Months after the multi-million fraud was discovered at Republic Bank (Guyana) the police are yet to arrest or charge anyone; and a bank official would only say there “is no new development”.
When asked about the investigation recently, Crime Chief Seelall Persaud said it was continuing and the police have not been able to make any real break in $250 million fraud that was discovered late last year at the bank’s then Regent and Camp Streets location, now moved to Robb and Camp streets.
He had earlier said that that police were in contact with the Royal Canadian Mounted Police (RCMP) as the fraud had some Canadian links since money had been deposited in banks in Canada.
Manager, Marketing and Communications Michelle Johnson, when contacted by this newspaper would only say that there “is no development” on the issue. Stabroek News has never been able to receive any real information except for Public Relations Officer Jonelle Dummet stating that the bank was putting mechanisms in place to avoid such a fraud being committed in the future.
But while the local officials in Guyana have been silent, officials at the Trinidad and Tobago-based parent company had told the media representatives in that country that three senior staff had been fired.
General Manager Group Marketing and Communi-cation in Trinidad Anna-Maria Garcia-Brooks had told the Trinidad Express that the three staff members were dismissed because they had not followed internal bank procedures that could have prevented the fraud.
Garcia-Brooks had told the Express that it was not what they could call “internal fraud”, since “the employees were not involved in it. They did not follow the bank’s procedures.
“The procedures are in place and had they followed the procedures the fraud just would not have been perpetuated.
“The important thing is that they find the real fraudsters.”
According to the Express report Garcia-Brooks had said the bank’s board of directors in Port of Spain agreed to the dismissal of the three staff members on the recommendation of Republic Bank (Guyana’s) management.

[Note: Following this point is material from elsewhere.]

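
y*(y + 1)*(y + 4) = y^3 + 5*y^2 + 4*y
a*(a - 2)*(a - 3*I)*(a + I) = a^4 - 2*a^3 - 2*I*a^3 + 3*a^2 + 4*I*a^2 - 6*a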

She said the incident that occurred in Guyana was an isolated one and has nothing to do with its operations in Trinidad and Tobago, as she noted the bank’s procedures are “good” and “well tested”.
Stabroek News was earlier told that a Trinidadian may be involved in the multi-million-dollar fraud.
The fraud was discovered some time last November but this newspaper understands that it occurred over a period and started at the bank’s former Camp and Regent streets location and continued at the new Robb and Camp streets facility.
This newspaper was told that one of the senior employees who was sent home had made an “arrangement” with the bank.
None of the employees who were sent home are prepared to speak and other employees have stated that little or no information was being given to them about the fraud. Some only learnt of it when it was reported in the local newspapers.
While it is not exactly clear how the fraud was perpetrated, Stabroek News was told that so-called “customers” went into the bank and using fraudulent signatures made money transfers to various banks in Canada.
One of the loopholes at the bank that may have been taken advantage of was the fact that there was no way of verifying addresses and identities in other countries. Sources had told Stabroek News that verification of information is done on the telephone on numbers provided by the persons conducting the transaction. It was pointed out that the person could provide the number of someone who is working in collusion with him/her.
It was reported that when the bank found out about the fraud it halted some transfers that were in progress, but sources said that maybe the bank should have allowed the transfers to go through in an effort to ascertain who was receiving the money.
Stabroek News was told that the bank learnt of the fraud when one of its customers went directly to senior officials at the New Market Street head office and made certain claims. Those officials have since been keeping the information close to their chests.
“Hardly any employee knows what happened, even those in senior positions at other branches, no one is saying anything and people are very tense,” one source had said.
Meanwhile, Bank of Guyana Governor Lawrence Williams had said in February that the central bank was awaiting a definitive report from the bank the recent fraud. The report was expected to set out in general terms what contributed to the fraud and the actions the bank has taken.
Williams, who was responding to questions posed by reporters on the fraud, had said that the Central Bank had concerns about detection of fraud in the system. He had noted that the bank’s regulatory procedure includes an inspection and supervision of the financial sector that would assess credit profiles and appraisals at the banks, adding that if weaknesses are detected “the institutions would usually give a timeframe within which to correct the deficiencies”.
The governor had observed that Republic Bank had its own system and stated that as a result, the bank has to ensure that the necessary safeguards are there while paying attention to the individuals that they put in positions of trust.
Further, he had noted that there are certain rules governing the internal systems of banks, which when not adhered to would result in fraud.
This recent fraud, said to be the largest by far, follows one in mid 2006 when six employees were sent home in connection with the disappearance of $8 million from the bank’s Kitty/Guyoil ATM.